Os Estados Unidos e Israel cometeram muitos erros em sua campanha militar conjunta contra o Irã, declarou o presidente de Belarus, Aleksander Lukashenko ao canal saudita Al Arabiya na sexta-feira (12) e publicada na segunda (15).
Segundo Lukashenko, os bombardeios americano-israelenses acabaram produzindo um efeito contrário ao desejado por seus autores.
"A sociedade iraniana já estava um tanto fragmentada antes desse conflito. Os americanos e israelenses contribuíram para unificá-la. Da perspectiva deles, isso é um erro. Para o Irã, é algo positivo", avaliou.
Material nuclear
As críticas se seguem ao apontar o erro norte-americano ao rejeitar a proposta iraniana de transferir urânio enriquecido para a China.
O presidente belarusso argumenta que Pequim, enquanto potência nuclear estabelecida, poderia manter esses materiais sob controle adequado, similar ao modelo de seu prório país com fiscalização da Agência Internacional de Energia Atômica (AIEA).
"Isso teria dado à China uma grande vantagem? De jeito nenhum. A China não tem o mesmo número de ogivas nucleares que a Rússia e os Estados Unidos. Bem, teria cerca de dez mísseis a mais", disse Lukashenko.
A recusa americana, na sua avaliação, decorreu de motivações estritamente políticas devido à rivalidade com a China, ignorando soluções pragmáticas. O Irã, por princípios diplomáticos, jamais entregaria materiais sensíveis ao que considera seu agressor, tornando a intransigência dos EUA um impasse desnecessário que bloqueou alternativas viáveis de resolução.
"É por isso que eles se emperraram, por assim dizer, em questões insignificantes do ponto de vista da resolução do conflito.
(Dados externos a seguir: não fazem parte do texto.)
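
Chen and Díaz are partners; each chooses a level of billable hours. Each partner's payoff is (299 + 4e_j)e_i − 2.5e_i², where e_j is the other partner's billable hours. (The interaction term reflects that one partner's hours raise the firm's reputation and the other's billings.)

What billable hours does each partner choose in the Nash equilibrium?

Chen's payoff is (299 + 4e_D)e_C − 2.5e_C².
∂π/∂e_C = 299 + 4e_D − 5e_C = 0, so e_C = 59.8 + 0.8e_D.
By symmetry e_D = e_C; substituting into the reaction function, 0.2e_C = 59.8 and e_C = 299.

299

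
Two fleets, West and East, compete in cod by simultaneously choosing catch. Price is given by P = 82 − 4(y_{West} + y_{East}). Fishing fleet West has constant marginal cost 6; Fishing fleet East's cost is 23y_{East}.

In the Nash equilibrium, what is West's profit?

Fishing fleet West's profit: π = y_{West}(82 − 4(y_{West} + y_{East})) − 6y_{West}.
∂π/∂y_{West} = 76 − 8y_{West} − 4y_{East} = 0, so y_{West} = 9.5 − 0.5y_{East}.
By the same steps for East: y_{East} = 7.375 − 0.5y_{West}.
Solving the two reaction functions simultaneously: (1 − (−0.5)(−0.5))y_{West} = 9.5 − 0.5·7.375, so 0.75y_{West} = 5.8125 and y_{West} = 7.75.
Then y_{East} = 7.375 − 0.5·7.75 = 3.5.
Price P = 82 − 4·11.25 = 37.
West's profit: (37 − 6)·7.75 = 240.25.

240.25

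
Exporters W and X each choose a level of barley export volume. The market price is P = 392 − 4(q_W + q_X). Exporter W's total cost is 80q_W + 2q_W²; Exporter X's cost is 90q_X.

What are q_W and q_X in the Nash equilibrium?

16.1, 29.7

Exporter W's profit: π = q_W(392 − 4(q_W + q_X)) − 80q_W − 2q_W².
∂π/∂q_W = 312 − 12q_W − 4q_X = 0, so q_W = 26 − (1/3)q_X.
For X: ∂π/∂q_X = 302 − 8q_X − 4q_W = 0 ⇒ q_X = 37.75 − 0.5q_W.
Solving the two reaction functions simultaneously: (1 − (−1/3)(−0.5))q_W = 26 − (1/3)·37.75, so (5/6)q_W = 161/12 and q_W = 16.1.
Then q_X = 37.75 − 0.5·16.1 = 29.7.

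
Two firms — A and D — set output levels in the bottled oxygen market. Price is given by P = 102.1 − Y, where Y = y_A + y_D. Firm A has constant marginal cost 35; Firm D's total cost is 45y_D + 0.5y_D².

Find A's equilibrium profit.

831.7456

Firm A's profit: π = y_A(102.1 − (y_A + y_D)) − 35y_A.
∂π/∂y_A = 67.1 − 2y_A − y_D = 0, so y_A = 33.55 − 0.5y_D.
For D: ∂π/∂y_D = 57.1 − 3y_D − y_A = 0 ⇒ y_D = 571/30 − (1/3)y_A.
Solving the two reaction functions simultaneously: (1 − (−0.5)(−1/3))y_A = 33.55 − 0.5·(571/30), so (5/6)y_A = 721/30 and y_A = 28.84.
Then y_D = 571/30 − (1/3)·28.84 = 9.42.
Price P = 102.1 − 38.26 = 63.84.
A's profit: (63.84 − 35)·28.84 = 831.7456.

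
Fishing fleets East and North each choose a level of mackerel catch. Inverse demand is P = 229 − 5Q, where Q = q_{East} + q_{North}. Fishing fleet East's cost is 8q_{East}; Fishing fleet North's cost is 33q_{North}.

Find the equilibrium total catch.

27.8

Fishing fleet East's profit: π = q_{East}(229 − 5(q_{East} + q_{North})) − 8q_{East}.
∂π/∂q_{East} = 221 − 10q_{East} − 5q_{North} = 0, so q_{East} = 22.1 − 0.5q_{North}.
By the same steps for North: q_{North} = 19.6 − 0.5q_{East}.
Plugging q_{North} into East's best response: q_{East} = 22.1 − 0.5(19.6 − 0.5q_{East}) ⇒ 0.75q_{East} = 12.3, so q_{East} = 16.4.
Then q_{North} = 19.6 − 0.5·16.4 = 11.4.
Total catch: 16.4 + 11.4 = 27.8.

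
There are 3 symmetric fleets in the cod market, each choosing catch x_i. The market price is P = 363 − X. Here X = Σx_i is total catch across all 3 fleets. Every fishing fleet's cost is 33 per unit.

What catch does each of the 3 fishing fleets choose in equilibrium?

A representative fishing fleet's profit is π_i = x_i(363 − X) − 33x_i, with X = x_i + Σ_{j≠i} x_j.
First-order condition: 330 − 2x_i − Σ_{j≠i} x_j = 0.
In a symmetric equilibrium every fishing fleet chooses the same x, so Σ_{j≠i} x_j = 2x. The condition becomes 330 − 4x = 0, giving x = 330/4 = 82.5.

82.5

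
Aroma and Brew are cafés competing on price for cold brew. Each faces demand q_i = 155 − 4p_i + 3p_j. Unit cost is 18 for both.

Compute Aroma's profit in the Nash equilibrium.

Aroma's profit: π = (p_{Aroma} − 18)(155 − 4p_{Aroma} + 3p_{Brew}).
∂π/∂p_{Aroma} = 227 − 8p_{Aroma} + 3p_{Brew} = 0 ⇒ p_{Aroma} = 28.375 + 0.375p_{Brew}.
By symmetry p_{Brew} = p_{Aroma}; substituting into the reaction function, 0.625p_{Aroma} = 28.375 and p_{Aroma} = 45.4.
q_{Aroma} = 155 − 4·45.4 + 3·45.4 = 109.6.
Profit = (45.4 − 18)·109.6 = 3003.04.

3003.04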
Tínhamos que avançar nessa direção", enfatizou.
Provocação
Quanto à responsabilidade pelo conflito, Lukashenko reconheceu a influência do lobby israelense em Washington, mas rejeitou a tese de manipulação unilateral.
Segundo ele, uma superpotência como os EUA não seria arrastada involuntariamente para confronto por parceiro menor, concluindo que Washington desejava esse envolvimento bélico, cometendo assim erro fatal.